Justice Mark Massa said the case was a “close call” between the right to privacy and an officer’s duty to ensure public safety and welfare and asked Sanchez to speculate about the legal consequences of coming down on the side of privacy.
“If you lose, is it a real tragedy for law enforcement?” he asked Sanchez.
The deputy attorney general said deciding against the state in the Osborne case could cause a law enforcement official to hesitate to provide aid to someone unless there was evidence of wrongdoing on the part of the injured person. However, Justice Steve David said ruling in favor of a person’s right to privacy would still allow a law enforcement officer to provide aid to someone who is obviously hurt without any evidence of wrongdoing.
Regardless, Sanchez said the U.S. Supreme Court has established that “special law enforcement concerns” can justify traffic stops without individualized suspicion. In this case, Sanchez argued that the unusual call the officer received about a woman stuck under her car should be considered a special law enforcement concern.
Conversely, Massa asked Lukemeyer how ruling in favor of the state would lead to a “parade of abuses” of officers’ rights to conduct welfare checks, as she suggested during her argument.
Lukemeyer said such checks should be based on direct knowledge, not speculation of injury, which she said was all Arnold had when he decided to stop Osborne.
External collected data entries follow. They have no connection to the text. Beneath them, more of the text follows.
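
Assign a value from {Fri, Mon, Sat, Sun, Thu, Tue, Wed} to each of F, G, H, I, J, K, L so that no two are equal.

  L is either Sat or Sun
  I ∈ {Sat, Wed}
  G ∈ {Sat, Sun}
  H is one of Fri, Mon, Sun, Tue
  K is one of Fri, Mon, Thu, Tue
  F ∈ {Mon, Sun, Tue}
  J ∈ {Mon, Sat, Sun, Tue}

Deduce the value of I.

Among the 7 variables, Thu fits only K (and all 7 values in {Fri, Mon, Sat, Sun, Thu, Tue, Wed} must be used), so K = Thu.
The 6 still-open variables draw from only 6 values {Fri, Mon, Sat, Sun, Tue, Wed}, so each is used; only H can be Fri, hence H = Fri.
The 5 still-open variables draw from only 5 values {Mon, Sat, Sun, Tue, Wed}, so each is used; only I can be Wed, hence I = Wed.

Wed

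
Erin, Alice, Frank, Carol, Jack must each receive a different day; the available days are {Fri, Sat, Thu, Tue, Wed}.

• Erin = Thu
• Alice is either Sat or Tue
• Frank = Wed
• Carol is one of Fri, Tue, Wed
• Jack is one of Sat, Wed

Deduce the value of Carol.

Erin must be Thu (only option left).
Frank's domain is down to {Wed}, so Frank = Wed. Remove Wed from Carol, Jack.
Jack's domain is down to {Sat}, so Jack = Sat. Remove Sat from Alice.
Alice must be Tue (only option left). Eliminate Tue elsewhere: Carol.
So Carol = Fri.

Fri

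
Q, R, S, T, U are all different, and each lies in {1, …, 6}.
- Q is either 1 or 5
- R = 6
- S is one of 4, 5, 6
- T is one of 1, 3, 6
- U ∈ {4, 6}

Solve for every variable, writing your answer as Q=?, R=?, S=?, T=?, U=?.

Q=1, R=6, S=5, T=3, U=4

R has just one choice, so R = 6. Eliminate 6 elsewhere: S, T, U.
U has just one choice, so U = 4. Strike 4 from S.
S has just one choice, so S = 5. So Q can't be 5.
Q's domain is down to {1}, so Q = 1. Remove 1 from T.
T's domain is down to {3}, so T = 3.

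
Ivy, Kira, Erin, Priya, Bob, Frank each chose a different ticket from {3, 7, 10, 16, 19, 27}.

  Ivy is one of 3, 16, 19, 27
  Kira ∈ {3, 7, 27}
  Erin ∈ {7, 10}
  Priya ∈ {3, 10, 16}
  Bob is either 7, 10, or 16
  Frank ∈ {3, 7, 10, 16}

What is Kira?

The 6 variables draw from only 6 values {3, 7, 10, 16, 19, 27}, so each is used; only Ivy can be 19, hence Ivy = 19.
Among the 5 still-open variables, 27 fits only Kira (and all 5 values in {3, 7, 10, 16, 27} must be used), so Kira = 27.

27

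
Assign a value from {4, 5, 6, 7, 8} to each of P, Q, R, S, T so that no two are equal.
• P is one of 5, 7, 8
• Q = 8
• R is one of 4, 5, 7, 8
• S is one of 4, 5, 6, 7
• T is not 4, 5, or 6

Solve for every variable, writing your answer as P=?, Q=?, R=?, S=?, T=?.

P=5, Q=8, R=4, S=6, T=7

Q must be 8 (only option left). Remove 8 from P, R, T.
T must be 7 (only option left). Eliminate 7 elsewhere: P, R, S.
That leaves P = 5. Strike 5 from R, S.
That leaves R = 4. Eliminate 4 elsewhere: S.
S has just one choice, so S = 6.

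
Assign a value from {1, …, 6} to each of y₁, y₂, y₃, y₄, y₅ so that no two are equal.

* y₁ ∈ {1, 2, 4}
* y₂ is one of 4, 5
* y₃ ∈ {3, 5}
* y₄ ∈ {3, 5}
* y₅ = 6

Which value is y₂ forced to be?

4

y₅'s domain is down to {6}, so y₅ = 6.
y₃ and y₄ between them cover only {3, 5} — a naked pair. Remove those values from y₂.
So y₂ = 4.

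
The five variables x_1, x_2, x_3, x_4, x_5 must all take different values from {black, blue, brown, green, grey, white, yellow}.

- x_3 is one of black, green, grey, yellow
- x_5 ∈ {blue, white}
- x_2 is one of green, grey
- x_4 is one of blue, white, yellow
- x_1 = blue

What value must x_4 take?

yellow

x_1 must be blue (only option left). So x_4, x_5 can't be blue.
x_5 has just one choice, so x_5 = white. Remove white from x_4.
So x_4 = yellow.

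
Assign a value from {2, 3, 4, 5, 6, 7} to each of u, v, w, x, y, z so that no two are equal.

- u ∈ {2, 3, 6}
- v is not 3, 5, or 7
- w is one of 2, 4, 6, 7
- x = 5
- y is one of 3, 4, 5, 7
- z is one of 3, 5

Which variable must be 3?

x must be 5 (only option left). So y, z can't be 5.
So 3 goes to z.

z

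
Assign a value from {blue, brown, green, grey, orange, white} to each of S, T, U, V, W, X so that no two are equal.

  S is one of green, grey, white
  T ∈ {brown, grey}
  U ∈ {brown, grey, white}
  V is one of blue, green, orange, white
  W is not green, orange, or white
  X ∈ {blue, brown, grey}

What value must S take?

green

The 6 variables draw from only 6 values {blue, brown, green, grey, orange, white}, so each is used; only V can be orange, hence V = orange.
The 5 still-open variables draw from only 5 values {blue, brown, green, grey, white}, so each is used; only S can be green, hence S = green.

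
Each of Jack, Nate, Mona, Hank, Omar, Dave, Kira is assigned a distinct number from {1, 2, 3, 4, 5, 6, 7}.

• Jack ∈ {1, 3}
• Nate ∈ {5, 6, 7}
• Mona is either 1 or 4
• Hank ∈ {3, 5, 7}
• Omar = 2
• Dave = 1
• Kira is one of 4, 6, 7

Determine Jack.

3

Omar has just one choice, so Omar = 2.
Dave's domain is down to {1}, so Dave = 1. Eliminate 1 elsewhere: Jack, Mona.
So Jack = 3.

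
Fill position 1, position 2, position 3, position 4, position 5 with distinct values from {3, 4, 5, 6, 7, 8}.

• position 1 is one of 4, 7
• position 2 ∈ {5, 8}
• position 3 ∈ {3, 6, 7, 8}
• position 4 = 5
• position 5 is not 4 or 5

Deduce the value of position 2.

8

position 4 has just one choice, so position 4 = 5. Eliminate 5 elsewhere: position 2.
So position 2 = 8.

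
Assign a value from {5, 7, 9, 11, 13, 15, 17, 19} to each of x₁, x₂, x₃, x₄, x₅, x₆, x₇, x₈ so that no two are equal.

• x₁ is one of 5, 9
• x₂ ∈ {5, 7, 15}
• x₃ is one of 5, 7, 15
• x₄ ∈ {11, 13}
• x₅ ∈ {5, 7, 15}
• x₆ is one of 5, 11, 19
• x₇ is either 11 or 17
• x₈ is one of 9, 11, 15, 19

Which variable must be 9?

The 8 variables draw from only 8 values {5, 7, 9, 11, 13, 15, 17, 19}, so each is used; only x₄ can be 13, hence x₄ = 13.
The 7 still-open variables together cover exactly {5, 7, 9, 11, 15, 17, 19} — 7 values for 7 variables — and 17 appears only in x₇'s list, so x₇ = 17.
x₂, x₃, x₅ between them cover only {5, 7, 15} — a naked triple. Remove those values from x₁, x₆, x₈.
So 9 goes to x₁.

x₁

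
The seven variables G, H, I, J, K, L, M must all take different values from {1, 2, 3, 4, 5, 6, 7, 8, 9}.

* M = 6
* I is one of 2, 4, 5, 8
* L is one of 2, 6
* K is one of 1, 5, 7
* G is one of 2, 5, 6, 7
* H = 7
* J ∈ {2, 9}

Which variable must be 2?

H must be 7 (only option left). Eliminate 7 elsewhere: G, K.
M must be 6 (only option left). Remove 6 from G, L.
So 2 goes to L.

L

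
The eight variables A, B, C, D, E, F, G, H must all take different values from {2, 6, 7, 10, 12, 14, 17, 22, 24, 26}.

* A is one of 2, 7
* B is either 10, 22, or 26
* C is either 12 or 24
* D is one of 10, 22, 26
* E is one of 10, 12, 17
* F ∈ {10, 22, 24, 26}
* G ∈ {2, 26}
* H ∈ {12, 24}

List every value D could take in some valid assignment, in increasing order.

10, 22, 26

The 8 variables together cover exactly {2, 7, 10, 12, 17, 22, 24, 26} — 8 values for 8 variables — and 7 appears only in A's list, so A = 7.
Among the 7 still-open variables, 2 fits only G (and all 7 values in {2, 10, 12, 17, 22, 24, 26} must be used), so G = 2.
The 6 still-open variables together cover exactly {10, 12, 17, 22, 24, 26} — 6 values for 6 variables — and 17 appears only in E's list, so E = 17.
The 2 variables C and H are confined to {12, 24}, which locks those values in; drop them from F.
No further eliminations apply; D can still be any of 10, 22, 26.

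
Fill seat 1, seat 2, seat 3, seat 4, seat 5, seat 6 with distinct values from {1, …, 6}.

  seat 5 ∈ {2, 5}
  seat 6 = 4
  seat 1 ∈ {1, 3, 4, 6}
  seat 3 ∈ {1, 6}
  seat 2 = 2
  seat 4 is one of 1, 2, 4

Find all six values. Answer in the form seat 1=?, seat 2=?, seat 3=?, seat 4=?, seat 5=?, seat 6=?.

seat 1=3, seat 2=2, seat 3=6, seat 4=1, seat 5=5, seat 6=4

seat 2 has just one choice, so seat 2 = 2. Eliminate 2 elsewhere: seat 4, seat 5.
seat 5's domain is down to {5}, so seat 5 = 5.
That leaves seat 6 = 4. Remove 4 from seat 1, seat 4.
That leaves seat 4 = 1. So seat 1, seat 3 can't be 1.
seat 3's domain is down to {6}, so seat 3 = 6. So seat 1 can't be 6.
seat 1 must be 3 (only option left).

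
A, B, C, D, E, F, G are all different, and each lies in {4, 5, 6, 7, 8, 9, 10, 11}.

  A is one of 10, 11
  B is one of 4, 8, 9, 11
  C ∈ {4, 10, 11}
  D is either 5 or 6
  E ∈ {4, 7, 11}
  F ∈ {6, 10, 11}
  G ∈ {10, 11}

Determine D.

A and G share exactly the 2 values {10, 11}; by pigeonhole those values go to them, so strike 10, 11 from B, C, E, F.
That leaves C = 4. Remove 4 from B, E.
E must be 7 (only option left).
That leaves F = 6. Remove 6 from D.
So D = 5.

5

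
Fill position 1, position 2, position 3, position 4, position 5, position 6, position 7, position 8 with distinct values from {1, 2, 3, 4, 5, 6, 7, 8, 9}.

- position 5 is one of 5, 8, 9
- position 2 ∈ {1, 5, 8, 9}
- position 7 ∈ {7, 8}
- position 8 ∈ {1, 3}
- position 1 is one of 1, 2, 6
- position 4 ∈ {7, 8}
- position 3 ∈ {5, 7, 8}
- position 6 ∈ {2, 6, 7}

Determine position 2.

1

The 8 variables together cover exactly {1, 2, 3, 5, 6, 7, 8, 9} — 8 values for 8 variables — and 3 appears only in position 8's list, so position 8 = 3.
position 4 and position 7 share exactly the 2 values {7, 8}; by pigeonhole those values go to them, so strike 7, 8 from position 2, position 3, position 5, position 6.
position 3's domain is down to {5}, so position 3 = 5. Strike 5 from position 2, position 5.
position 5's domain is down to {9}, so position 5 = 9. Strike 9 from position 2.
So position 2 = 1.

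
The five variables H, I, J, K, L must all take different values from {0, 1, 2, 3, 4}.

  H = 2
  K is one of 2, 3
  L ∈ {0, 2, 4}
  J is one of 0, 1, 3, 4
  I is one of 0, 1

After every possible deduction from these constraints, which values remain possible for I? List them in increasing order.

H must be 2 (only option left). Eliminate 2 elsewhere: K, L.
K must be 3 (only option left). Strike 3 from J.
No further eliminations apply; I can still be any of 0, 1.

0, 1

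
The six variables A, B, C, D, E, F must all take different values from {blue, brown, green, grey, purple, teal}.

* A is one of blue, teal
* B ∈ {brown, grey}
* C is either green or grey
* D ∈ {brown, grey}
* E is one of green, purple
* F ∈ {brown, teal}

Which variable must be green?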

Further, the fact that Osborne had driven away within one minute of Arnold receiving the call points calls into question whether she was actually stuck under the car and suggests that she was not severely injured.
“I do see the potential for abuse, because once you say, ‘OK, this is clearly welfare, someone could be injured,’ then it could be applied so arbitrarily that I don’t think…you would be able to apply the objectively reasonable test,” she said.